A Agência Lusa informou neste domingo a noite que o  Consórcio Internacional de Jornalistas de Investigação divulgou neste final de semana que  documentos confidenciais sobre o ramo suíço do banco britânico HSBC revelam supostos esquemas de evasão fiscal. A investigação, batizada "Swissleaks", revela documentos fornecidos por Hervé Falciani, ex-funcionário do HSBC em Genebra, ao jornal francês Le Monde e compartilhado com o consórcio e com jornalistas de mais de 40 países. Os jornalistas analisaram cerca de 60 mil fichas, algumas das quais com informações que denunciam que o banco tinha conhecimento de práticas ilícitas de alguns clientes.O Consórcio Internacional de Jornalistas de Investigação publica informação sobre 61 pessoa. Exemplos de nomes mencionados: rei de Marrocos, Mohammed VI; rei da Jordânia, Abdullah II, designer de moda Valentino; modelo Elle McPherson; ator Christian Slater; banqueiro Edouard Stern e motociclista Valentino Rossi.
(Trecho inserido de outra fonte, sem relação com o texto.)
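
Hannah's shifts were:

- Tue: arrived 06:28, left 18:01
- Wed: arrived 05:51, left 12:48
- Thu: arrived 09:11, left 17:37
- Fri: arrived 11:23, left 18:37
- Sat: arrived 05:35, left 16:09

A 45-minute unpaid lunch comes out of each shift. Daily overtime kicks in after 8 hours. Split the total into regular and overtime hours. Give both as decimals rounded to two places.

Regular 36.37 hours, overtime 4.62 hours

Tue: 06:28–18:01 = 11 h 33 min; less 45 min break → 10 h 48 min
Wed: 05:51–12:48 = 6 h 57 min; less 45 min break → 6 h 12 min
Thu: 09:11–17:37 = 8 h 26 min; less 45 min break → 7 h 41 min
Fri: 11:23–18:37 = 7 h 14 min; less 45 min break → 6 h 29 min
Sat: 05:35–16:09 = 10 h 34 min; less 45 min break → 9 h 49 min
Tue reg 8 h 0 min / OT 2 h 48 min; Wed reg 6 h 12 min / OT 0 h 0 min; Thu reg 7 h 41 min / OT 0 h 0 min; Fri reg 6 h 29 min / OT 0 h 0 min; Sat reg 8 h 0 min / OT 1 h 49 min.
Totals: regular 36 h 22 min, overtime 4 h 37 min.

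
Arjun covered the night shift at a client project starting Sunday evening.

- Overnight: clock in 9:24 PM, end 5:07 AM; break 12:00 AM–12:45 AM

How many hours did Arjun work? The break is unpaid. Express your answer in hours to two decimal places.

6.97 hours

Overnight: 9:24 PM → midnight = 2 h 36 min; midnight → 5:07 AM = 5 h 7 min; span 7 h 43 min; less 45 min break → 6 h 58 min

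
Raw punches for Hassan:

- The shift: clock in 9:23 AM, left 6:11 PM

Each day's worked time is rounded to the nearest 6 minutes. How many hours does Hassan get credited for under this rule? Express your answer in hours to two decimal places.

The shift: 9:23 AM–6:11 PM = 8 h 48 min → rounds to 8 h 48 min

8.80 hours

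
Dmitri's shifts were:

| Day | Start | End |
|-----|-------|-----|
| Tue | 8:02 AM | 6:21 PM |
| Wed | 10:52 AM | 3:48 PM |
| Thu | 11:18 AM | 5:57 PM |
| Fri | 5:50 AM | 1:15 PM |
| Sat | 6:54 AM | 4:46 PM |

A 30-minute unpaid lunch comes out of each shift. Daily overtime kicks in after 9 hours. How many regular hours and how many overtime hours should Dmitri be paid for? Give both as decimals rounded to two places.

Regular 35.50 hours, overtime 1.18 hours

Tue: 8:02 AM–6:21 PM = 10 h 19 min; less 30 min break → 9 h 49 min
Wed: 10:52 AM–3:48 PM = 4 h 56 min; less 30 min break → 4 h 26 min
Thu: 11:18 AM–5:57 PM = 6 h 39 min; less 30 min break → 6 h 9 min
Fri: 5:50 AM–1:15 PM = 7 h 25 min; less 30 min break → 6 h 55 min
Sat: 6:54 AM–4:46 PM = 9 h 52 min; less 30 min break → 9 h 22 min
Tue reg 9 h 0 min / OT 0 h 49 min; Wed reg 4 h 26 min / OT 0 h 0 min; Thu reg 6 h 9 min / OT 0 h 0 min; Fri reg 6 h 55 min / OT 0 h 0 min; Sat reg 9 h 0 min / OT 0 h 22 min.
Totals: regular 35 h 30 min, overtime 1 h 11 min.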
A informação divulgada diz respeito a contas no valor de mais de US$ 100 bilhões, englobando 106 mil clientes de 203 países. As informações foram compartilhadas pelo consórcio em seu site. Apesar de expor estes documentos, o consórcio de jornalistas afirma que não pretende "sugerir ou presumir que quaisquer pessoas, empresas ou entidades mencionadas nos dados da informação revelada tenham violado a lei ou tenha tido outro tipo de conduta imprópria".A filial suíça do banco britânico HSBC Private Bank assegurou hoje ter sofrido uma “transformação radical” após os “incumprimentos verificados em 2007”, para evitar casos de fraude fiscal e de lavagem de dinheiro.“O HSBC (da Suíça) realizou uma transformação radical em 2008 para evitar que os seus serviços sejam utilizados para fraudar o fisco ou para a lavagem de dinheiro”, disse o diretor-geral da filial, Franco Morra, no comunicado enviado à agência de notícias France Presse. Brasileiros - O banco também ajudou mais de 8,7 mil brasileiros a depositar US$ 7 bilhões em contas secretas na Suíça. Entre as personalidades figura o judeu libanês naturalizado brasileiro Edmond Safra.

3 comentários:

Anônimo disse...

Não é por acaso que os bancos se deram tão bem nos governo Lullo-petistas, os esquemas de propinas precisavam de operadores internacionais!

Anônimo disse...

Pena que não se possa ler a lista dos clientes , alguém sabe de alguma coisa?

fred oliveira disse...

Tem pt nessa tramoia? bem facil...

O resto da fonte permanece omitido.